I’m trying to use Humann3 with a custom version of uniref90 (nothing special, just a different release) but I keep getting empty results (0% unmapped and nothing else).
My workflow is a little unusual in that I am aligning reads to the database first then handing off the m8 file to humann2 to quantify pathways. Based on digging around through the docs/code it seems like I need an id-mapping table to tell humann2 how big the genes are, what species they belong to etc.
I have two questions:
- Is my understanding correct? I’ve tried this out with a small fake id-mapping table and it seems to work.

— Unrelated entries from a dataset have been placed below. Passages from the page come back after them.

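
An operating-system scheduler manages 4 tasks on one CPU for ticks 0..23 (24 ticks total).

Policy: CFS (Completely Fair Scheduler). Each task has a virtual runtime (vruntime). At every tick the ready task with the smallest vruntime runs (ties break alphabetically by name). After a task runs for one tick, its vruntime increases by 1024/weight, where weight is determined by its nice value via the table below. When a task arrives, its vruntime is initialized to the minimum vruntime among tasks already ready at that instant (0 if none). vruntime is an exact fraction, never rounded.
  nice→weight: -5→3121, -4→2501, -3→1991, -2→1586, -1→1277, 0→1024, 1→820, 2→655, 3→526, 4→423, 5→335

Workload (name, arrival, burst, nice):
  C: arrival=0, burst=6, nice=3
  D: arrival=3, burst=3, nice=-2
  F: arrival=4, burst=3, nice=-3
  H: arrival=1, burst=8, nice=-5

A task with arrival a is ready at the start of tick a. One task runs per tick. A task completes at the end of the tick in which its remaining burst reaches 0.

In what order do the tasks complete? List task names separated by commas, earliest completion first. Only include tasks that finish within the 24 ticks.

completion order = F, D, H, C

t=0: vr[C=0] → run C
t=1: vr[C=512/263 H=512/263] → run C
t=2: vr[C=1024/263 H=512/263] → run H
t=3: vr[C=1024/263 D=1867264/820823 H=1867264/820823] → run D
t=4: vr[C=1024/263 D=1901001728/650912639 F=1867264/820823 H=1867264/820823] → run F
t=5: vr[C=1024/263 D=1901001728/650912639 F=4558245376/1634258593 H=1867264/820823] → run H
t=6: vr[C=1024/263 D=1901001728/650912639 F=4558245376/1634258593 H=2136576/820823] → run H
t=7: vr[C=1024/263 D=1901001728/650912639 F=4558245376/1634258593 H=2405888/820823] → run F
t=8: vr[C=1024/263 D=1901001728/650912639 F=5398768128/1634258593 H=2405888/820823] → run D
t=9: vr[C=1024/263 D=2321263104/650912639 F=5398768128/1634258593 H=2405888/820823] → run H
t=10: vr[C=1024/263 D=2321263104/650912639 F=5398768128/1634258593 H=2675200/820823] → run H
t=11: vr[C=1024/263 D=2321263104/650912639 F=5398768128/1634258593 H=2944512/820823] → run F
t=12: vr[C=1024/263 D=2321263104/650912639 H=2944512/820823] → run D
t=13: vr[C=1024/263 H=2944512/820823] → run H
t=14: vr[C=1024/263 H=3213824/820823] → run C
t=15: vr[C=1536/263 H=3213824/820823] → run H
t=16: vr[C=1536/263 H=3483136/820823] → run H
t=17: vr[C=1536/263] → run C
t=18: vr[C=2048/263] → run C
t=19: vr[C=2560/263] → run C
t=20: (idle)
t=21: (idle)
t=22: (idle)
t=23: (idle)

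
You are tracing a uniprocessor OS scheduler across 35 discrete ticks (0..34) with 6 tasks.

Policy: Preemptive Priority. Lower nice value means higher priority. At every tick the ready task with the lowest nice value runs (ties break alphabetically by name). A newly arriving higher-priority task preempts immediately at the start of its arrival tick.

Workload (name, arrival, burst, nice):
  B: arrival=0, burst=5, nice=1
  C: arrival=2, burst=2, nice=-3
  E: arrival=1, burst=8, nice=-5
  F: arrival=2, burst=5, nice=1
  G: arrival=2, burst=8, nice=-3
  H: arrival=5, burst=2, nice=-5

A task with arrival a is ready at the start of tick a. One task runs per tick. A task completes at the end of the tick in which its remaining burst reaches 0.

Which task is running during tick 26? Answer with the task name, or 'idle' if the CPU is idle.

running at tick 26 = F

t=0: ready={B} → run B
t=1: ready={B,E} → run E
t=2: ready={B,C,E,F,G} → run E
t=3: ready={B,C,E,F,G} → run E
t=4: ready={B,C,E,F,G} → run E
t=5: ready={B,C,E,F,G,H} → run E
t=6: ready={B,C,E,F,G,H} → run E
t=7: ready={B,C,E,F,G,H} → run E
t=8: ready={B,C,E,F,G,H} → run E
t=9: ready={B,C,F,G,H} → run H
t=10: ready={B,C,F,G,H} → run H
t=11: ready={B,C,F,G} → run C
t=12: ready={B,C,F,G} → run C
t=13: ready={B,F,G} → run G
t=14: ready={B,F,G} → run G
t=15: ready={B,F,G} → run G
t=16: ready={B,F,G} → run G
t=17: ready={B,F,G} → run G
t=18: ready={B,F,G} → run G
t=19: ready={B,F,G} → run G
t=20: ready={B,F,G} → run G
t=21: ready={B,F} → run B
t=22: ready={B,F} → run B
t=23: ready={B,F} → run B
t=24: ready={B,F} → run B
t=25: ready={F} → run F
t=26: ready={F} → run F
t=27: ready={F} → run F
t=28: ready={F} → run F
t=29: ready={F} → run F
t=30: (idle)
t=31: (idle)
t=32: (idle)
t=33: (idle)
t=34: (idle)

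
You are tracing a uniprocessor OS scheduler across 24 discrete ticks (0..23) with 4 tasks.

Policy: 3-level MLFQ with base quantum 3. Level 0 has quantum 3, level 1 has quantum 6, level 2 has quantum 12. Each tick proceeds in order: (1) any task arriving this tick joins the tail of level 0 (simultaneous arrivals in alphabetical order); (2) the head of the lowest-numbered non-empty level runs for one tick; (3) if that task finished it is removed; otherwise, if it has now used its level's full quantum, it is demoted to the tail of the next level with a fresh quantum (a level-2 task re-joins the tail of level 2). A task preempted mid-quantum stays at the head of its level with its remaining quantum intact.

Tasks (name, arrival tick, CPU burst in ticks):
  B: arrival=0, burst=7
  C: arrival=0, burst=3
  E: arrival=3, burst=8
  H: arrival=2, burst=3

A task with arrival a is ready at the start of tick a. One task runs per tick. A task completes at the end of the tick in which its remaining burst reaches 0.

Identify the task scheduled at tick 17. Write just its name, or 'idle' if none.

running at tick 17 = E

t=0: L0/L1/L2 = BC/-/- → run B
t=1: L0/L1/L2 = BC/-/- → run B
t=2: L0/L1/L2 = BCH/-/- → run B
t=3: L0/L1/L2 = CHE/B/- → run C
t=4: L0/L1/L2 = CHE/B/- → run C
t=5: L0/L1/L2 = CHE/B/- → run C
t=6: L0/L1/L2 = HE/B/- → run H
t=7: L0/L1/L2 = HE/B/- → run H
t=8: L0/L1/L2 = HE/B/- → run H
t=9: L0/L1/L2 = E/B/- → run E
t=10: L0/L1/L2 = E/B/- → run E
t=11: L0/L1/L2 = E/B/- → run E
t=12: L0/L1/L2 = -/BE/- → run B
t=13: L0/L1/L2 = -/BE/- → run B
t=14: L0/L1/L2 = -/BE/- → run B
t=15: L0/L1/L2 = -/BE/- → run B
t=16: L0/L1/L2 = -/E/- → run E
t=17: L0/L1/L2 = -/E/- → run E
t=18: L0/L1/L2 = -/E/- → run E
t=19: L0/L1/L2 = -/E/- → run E
t=20: L0/L1/L2 = -/E/- → run E
t=21: (idle)
t=22: (idle)
t=23: (idle)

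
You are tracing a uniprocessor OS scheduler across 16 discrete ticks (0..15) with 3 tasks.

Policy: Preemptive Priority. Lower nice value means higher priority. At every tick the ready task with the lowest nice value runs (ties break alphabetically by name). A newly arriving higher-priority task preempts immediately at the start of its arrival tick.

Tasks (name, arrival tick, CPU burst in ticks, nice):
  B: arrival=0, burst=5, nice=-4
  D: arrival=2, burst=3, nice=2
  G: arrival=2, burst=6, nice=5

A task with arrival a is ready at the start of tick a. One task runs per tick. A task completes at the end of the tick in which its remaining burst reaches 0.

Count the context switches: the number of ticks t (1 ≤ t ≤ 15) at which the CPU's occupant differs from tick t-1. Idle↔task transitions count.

t=0: ready={B} → run B
t=1: ready={B} → run B
t=2: ready={B,D,G} → run B
t=3: ready={B,D,G} → run B
t=4: ready={B,D,G} → run B
t=5: ready={D,G} → run D
t=6: ready={D,G} → run D
t=7: ready={D,G} → run D
t=8: ready={G} → run G
t=9: ready={G} → run G
t=10: ready={G} → run G
t=11: ready={G} → run G
t=12: ready={G} → run G
t=13: ready={G} → run G
t=14: (idle)
t=15: (idle)

context switches = 3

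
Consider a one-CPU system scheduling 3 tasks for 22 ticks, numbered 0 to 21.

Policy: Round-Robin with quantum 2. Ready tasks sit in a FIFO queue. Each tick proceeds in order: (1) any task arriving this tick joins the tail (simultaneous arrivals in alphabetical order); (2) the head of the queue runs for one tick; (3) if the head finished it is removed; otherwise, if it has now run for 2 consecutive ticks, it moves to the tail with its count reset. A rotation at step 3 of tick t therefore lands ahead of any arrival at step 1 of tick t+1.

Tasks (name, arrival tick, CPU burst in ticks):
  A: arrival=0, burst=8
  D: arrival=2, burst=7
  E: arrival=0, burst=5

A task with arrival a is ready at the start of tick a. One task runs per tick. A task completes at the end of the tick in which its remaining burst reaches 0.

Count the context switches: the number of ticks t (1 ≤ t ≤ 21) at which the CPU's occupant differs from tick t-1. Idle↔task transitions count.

t=0: queue=[A,E] q_used=0 → run A
t=1: queue=[A,E] q_used=1 → run A
t=2: queue=[E,A,D] q_used=0 → run E
t=3: queue=[E,A,D] q_used=1 → run E
t=4: queue=[A,D,E] q_used=0 → run A
t=5: queue=[A,D,E] q_used=1 → run A
t=6: queue=[D,E,A] q_used=0 → run D
t=7: queue=[D,E,A] q_used=1 → run D
t=8: queue=[E,A,D] q_used=0 → run E
t=9: queue=[E,A,D] q_used=1 → run E
t=10: queue=[A,D,E] q_used=0 → run A
t=11: queue=[A,D,E] q_used=1 → run A
t=12: queue=[D,E,A] q_used=0 → run D
t=13: queue=[D,E,A] q_used=1 → run D
t=14: queue=[E,A,D] q_used=0 → run E
t=15: queue=[A,D] q_used=0 → run A
t=16: queue=[A,D] q_used=1 → run A
t=17: queue=[D] q_used=0 → run D
t=18: queue=[D] q_used=1 → run D
t=19: queue=[D] q_used=0 → run D
t=20: (idle)
t=21: (idle)

context switches = 10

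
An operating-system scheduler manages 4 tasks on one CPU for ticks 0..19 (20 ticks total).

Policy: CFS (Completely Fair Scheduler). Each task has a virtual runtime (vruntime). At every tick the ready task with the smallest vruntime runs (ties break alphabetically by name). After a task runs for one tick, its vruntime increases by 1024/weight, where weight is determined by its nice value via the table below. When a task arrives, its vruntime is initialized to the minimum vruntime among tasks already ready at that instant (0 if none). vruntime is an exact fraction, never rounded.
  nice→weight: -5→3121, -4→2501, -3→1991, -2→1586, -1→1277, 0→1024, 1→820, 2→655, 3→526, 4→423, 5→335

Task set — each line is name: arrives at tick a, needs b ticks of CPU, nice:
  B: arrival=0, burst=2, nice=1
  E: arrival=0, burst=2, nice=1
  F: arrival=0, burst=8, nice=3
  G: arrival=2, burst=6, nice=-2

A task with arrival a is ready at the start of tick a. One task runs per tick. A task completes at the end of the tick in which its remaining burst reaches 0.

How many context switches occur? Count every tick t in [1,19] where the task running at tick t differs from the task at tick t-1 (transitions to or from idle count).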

- Does such an id-mapping table already exist for uniref90? I’m not particularly concerned about the release version mismatch for this.
An id mapping file allows you to use HUMAnN with a truly custom database (with arbitrary sequence headers). Those headers would show up as targets in your m8 file, and the id mapping file would then allow you to associate the read mass they recruit with species + functions.
The alternative is to build a database whose sequence headers contain all that information, which in the case of HUMAnN’s built-in UniRef90 is just the UniRef90 ID + the DNA-equivalent sequence length (e.g.
>UniRef90_ABC|300 for a protein ABC with length 100 amino acids).
Makes sense. HUMAnN does not associate taxonomic info with UniRef entries by default right?
the id mapping file would then allow you to associate the read mass they recruit with species + functions.
To clarify this, are the gene lengths used in RPK calculations pulled from the “length” attribute of the sequence header/id mapping file, or are they determined during the alignment steps ie in the Bowtie2 alignment results “Column 9: Observed template length”?
The former (from the header or id mapping file). Though in the case of SAM output the two ought to agree.